Pero acá estoy , sentada, mirando tus palabras infinitas, tratando de no contar las notas del piano que faltan para que ya no estés. No vos, ni tus poemas prestados, ni tus fantasmas que me asustan, ni tus secretos tatuados en la piel. Me mordiste, intensos tus caninos me marcaron más allá de lo que vos verías.

Y poco a poco mi piel dibuja una frase que aún no logro descifrar. Tu mirada llena de erótica violencia, es como una gárgola en mi cuello.
Sobre la mesa: Tantalia encuadernada germina y se marchita al mismo tiempo. El universo y la nada.

¿O acaso podríamos saber algo más nosotros del amor?

Amor de baño

Tu amor es un amor de baño público,
de mingitorio
Constitución y ese olor que me penetra,
las braguetas se sacuden contra los vidrios entre
apretones y noviazgos de fellatios.

Sos un amor de higiénico rosado y te escapás,
te quiero enroscar a mi culo y
como un perro te pido a gritos,
donde solo hay puteadas escritas en las paredes,
lesbianas inventadas, teléfonos que no existen,
y yo,
que me meo parada sin boleto de ida hacia tu cama,
suplicando que me jures un idilio eterno,
hijos de a miles en las letrinas,
que me bañes,
que llenes mi cuerpo de marcas como trenes,
en todas esas direcciones equivocadas
con dulces besos de putas,
y mordiscones contra los pisos de Miserere.

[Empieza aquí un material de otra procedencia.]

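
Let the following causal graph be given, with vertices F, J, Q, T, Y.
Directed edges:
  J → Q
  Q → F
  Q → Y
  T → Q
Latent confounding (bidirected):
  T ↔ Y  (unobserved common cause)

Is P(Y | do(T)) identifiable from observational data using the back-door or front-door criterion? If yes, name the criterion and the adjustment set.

desc(T)\{T}={F,Q,Y}; candidates ⊆ {J}.
T↔Y: latent back-door arc(s) into T.
size 0: {}; under {} T still reaches {Y} ∋ Y.
size 1: {J}; under {J} T still reaches {Y} ∋ Y.
T↔Y cannot be blocked by any observed set — no back-door set.
{Q}: (i) intercepts every directed T→Y path; (ii) no back-door T→{Q}; (iii) {T} blocks every back-door {Q}→Y. Front-door holds.
P(Y|do(T)) = Σ_{Q} P(Q|T) Σ_{T'} P(Y|Q,T')P(T').

P(Y|do(T)): frontdoor, adjust for {Q}.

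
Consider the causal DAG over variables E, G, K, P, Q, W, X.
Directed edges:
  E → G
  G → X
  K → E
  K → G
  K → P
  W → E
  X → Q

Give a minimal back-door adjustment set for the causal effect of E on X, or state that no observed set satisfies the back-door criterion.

E→X: minimal back-door set {K}.

desc(E)\{E}={G,Q,X}; candidates ⊆ {K,P,W}.
size 0: {}; under {} E still reaches {G,K,P,Q,W,X} ∋ X.
{K}: E⊥X given {K} in G with E→· removed — back-door holds.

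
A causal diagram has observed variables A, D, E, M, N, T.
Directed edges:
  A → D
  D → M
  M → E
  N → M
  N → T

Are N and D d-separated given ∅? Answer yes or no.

Yes — N ⊥ D | ∅.

Bayes-Ball from N | ∅ reaches {E,M,T}.
D ∉ reach(N|∅) ⇒ N ⊥ D | ∅.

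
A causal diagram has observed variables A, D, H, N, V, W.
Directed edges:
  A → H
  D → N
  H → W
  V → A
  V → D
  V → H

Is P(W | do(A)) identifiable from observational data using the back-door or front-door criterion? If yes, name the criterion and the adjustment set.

P(W|do(A)): backdoor, adjust for {V}.

desc(A)\{A}={H,W}; candidates ⊆ {D,N,V}.
size 0: {}; under {} A still reaches {D,H,N,V,W} ∋ W.
{V}: A⊥W given {V} in G with A→· removed — back-door holds.
P(W|do(A)) = Σ_{V} P(W|A,V)·P(V).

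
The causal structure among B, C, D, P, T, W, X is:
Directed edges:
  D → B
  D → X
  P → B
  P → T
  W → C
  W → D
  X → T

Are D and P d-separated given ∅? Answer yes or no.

Bayes-Ball from D | ∅ reaches {B,C,T,W,X}.
P ∉ reach(D|∅) ⇒ D ⊥ P | ∅.

Yes — D ⊥ P | ∅.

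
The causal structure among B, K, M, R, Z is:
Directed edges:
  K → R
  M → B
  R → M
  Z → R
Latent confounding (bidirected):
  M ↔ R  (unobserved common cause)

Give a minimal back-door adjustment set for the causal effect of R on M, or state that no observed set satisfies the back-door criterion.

desc(R)\{R}={B,M}; candidates ⊆ {K,Z}.
R↔M: latent back-door arc(s) into R.
size 0: {}; under {} R still reaches {B,K,M,Z} ∋ M.
size 1: {K}, {Z}; under {K} R still reaches {B,M,Z} ∋ M.
size 2: {K,Z}; under {K,Z} R still reaches {B,M} ∋ M.
R↔M cannot be blocked by any observed set — no back-door set.

R→M: no observed back-door set.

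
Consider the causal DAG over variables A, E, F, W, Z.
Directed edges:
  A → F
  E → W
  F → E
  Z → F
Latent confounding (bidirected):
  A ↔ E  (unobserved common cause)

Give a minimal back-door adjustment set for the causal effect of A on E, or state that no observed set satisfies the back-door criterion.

desc(A)\{A}={E,F,W}; candidates ⊆ {Z}.
A↔E: latent back-door arc(s) into A.
size 0: {}; under {} A still reaches {E,W} ∋ E.
size 1: {Z}; under {Z} A still reaches {E,W} ∋ E.
A↔E cannot be blocked by any observed set — no back-door set.

A→E: no observed back-door set.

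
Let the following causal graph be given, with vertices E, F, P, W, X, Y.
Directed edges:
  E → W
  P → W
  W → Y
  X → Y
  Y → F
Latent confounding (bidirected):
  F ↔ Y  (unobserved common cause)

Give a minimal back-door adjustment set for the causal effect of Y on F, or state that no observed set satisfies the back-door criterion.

Y→F: no observed back-door set.

desc(Y)\{Y}={F}; candidates ⊆ {E,P,W,X}.
Y↔F: latent back-door arc(s) into Y.
size 0: {}; under {} Y still reaches {E,F,P,W,X} ∋ F.
size 1: {E}, {P}, {W} …(+1); under {E} Y still reaches {F,P,W,X} ∋ F.
size 2: {E,P}, {E,W}, {E,X} …(+3); under {E,P} Y still reaches {F,W,X} ∋ F.
Y↔F cannot be blocked by any observed set — no back-door set.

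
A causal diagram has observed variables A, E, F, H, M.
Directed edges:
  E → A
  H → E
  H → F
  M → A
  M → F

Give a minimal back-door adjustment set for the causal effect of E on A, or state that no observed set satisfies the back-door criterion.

desc(E)\{E}={A}; candidates ⊆ {F,H,M}.
∅: E⊥A given ∅ in G with E→· removed — back-door holds.

E→A: minimal back-door set ∅.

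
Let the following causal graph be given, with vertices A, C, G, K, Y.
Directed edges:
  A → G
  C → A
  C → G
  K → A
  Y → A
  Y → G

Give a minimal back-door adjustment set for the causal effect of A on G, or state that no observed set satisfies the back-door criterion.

desc(A)\{A}={G}; candidates ⊆ {C,K,Y}.
size 0: {}; under {} A still reaches {C,G,K,Y} ∋ G.
size 1: {C}, {K}, {Y}; under {C} A still reaches {G,K,Y} ∋ G.
{C,Y}: A⊥G given {C,Y} in G with A→· removed — back-door holds.

A→G: minimal back-door set {C, Y}.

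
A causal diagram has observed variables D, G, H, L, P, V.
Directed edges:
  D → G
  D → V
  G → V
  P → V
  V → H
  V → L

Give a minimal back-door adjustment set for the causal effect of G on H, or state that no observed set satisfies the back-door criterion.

G→H: minimal back-door set {D}.

desc(G)\{G}={H,L,V}; candidates ⊆ {D,P}.
size 0: {}; under {} G still reaches {D,H,L,V} ∋ H.
{D}: G⊥H given {D} in G with G→· removed — back-door holds.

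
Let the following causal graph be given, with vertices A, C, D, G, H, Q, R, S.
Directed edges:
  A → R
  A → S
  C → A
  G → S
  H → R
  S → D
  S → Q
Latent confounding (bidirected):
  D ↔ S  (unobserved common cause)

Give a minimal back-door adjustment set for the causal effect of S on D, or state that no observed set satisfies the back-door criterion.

S→D: no observed back-door set.

desc(S)\{S}={D,Q}; candidates ⊆ {A,C,G,H,R}.
S↔D: latent back-door arc(s) into S.
size 0: {}; under {} S still reaches {A,C,D,G,R} ∋ D.
size 1: {A}, {C}, {G} …(+2); under {A} S still reaches {D,G} ∋ D.
size 2: {A,C}, {A,G}, {A,H} …(+7); under {A,C} S still reaches {D,G} ∋ D.
S↔D cannot be blocked by any observed set — no back-door set.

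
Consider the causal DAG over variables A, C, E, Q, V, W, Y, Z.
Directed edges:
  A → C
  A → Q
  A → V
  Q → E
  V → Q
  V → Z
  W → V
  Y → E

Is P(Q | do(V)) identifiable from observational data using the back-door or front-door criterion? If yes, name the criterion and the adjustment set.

P(Q|do(V)): backdoor, adjust for {A}.

desc(V)\{V}={E,Q,Z}; candidates ⊆ {A,C,W,Y}.
size 0: {}; under {} V still reaches {A,C,E,Q,W} ∋ Q.
{A}: V⊥Q given {A} in G with V→· removed — back-door holds.
P(Q|do(V)) = Σ_{A} P(Q|V,A)·P(A).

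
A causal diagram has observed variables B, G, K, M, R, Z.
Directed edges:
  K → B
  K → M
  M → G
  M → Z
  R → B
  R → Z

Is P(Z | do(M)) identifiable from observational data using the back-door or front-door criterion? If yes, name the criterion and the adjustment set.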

Entonces , por fin, voy a tirar la cadena,
para que te vayas porque ya te fuiste,
para que tu cara se disuelva
en el remolino de agua que da vueltas frente a mis ojos,
y que tu olor se quede pegado
en los azulejos blancos de algunas estaciones,
de estas,
de aquellas otras,
y de todas esas otras,
que nunca seré yo.

Extraño

A veces, extraño el estado de los amantes. Ese ritual inconducente. Mirar como la obsesión se les hace una imagen borrosa y se les desdibujan los puntos en el espacio hasta transformarse en otra cosa.
Creen que nada va a reemplazar aquel velo del deseo y se envuelven en el. Les sacamos una foto. La congelamos. Observalos. Ellos no nos ven. Ellos no se ven.
Son como una foto enorme se les desvían los ojos para retener la escena y cada parte se hace una mancha, que ya no se escucha.
Se les empastan los ojos de desear. Se les infectan las pupilas por no desear nada . Se hacen pústulas de pus y quedan ciegos en la marea de querer amar una mancha muda.
La muerte es un juego de dos.
El amor, la sentencia de la ética de todos los hombres.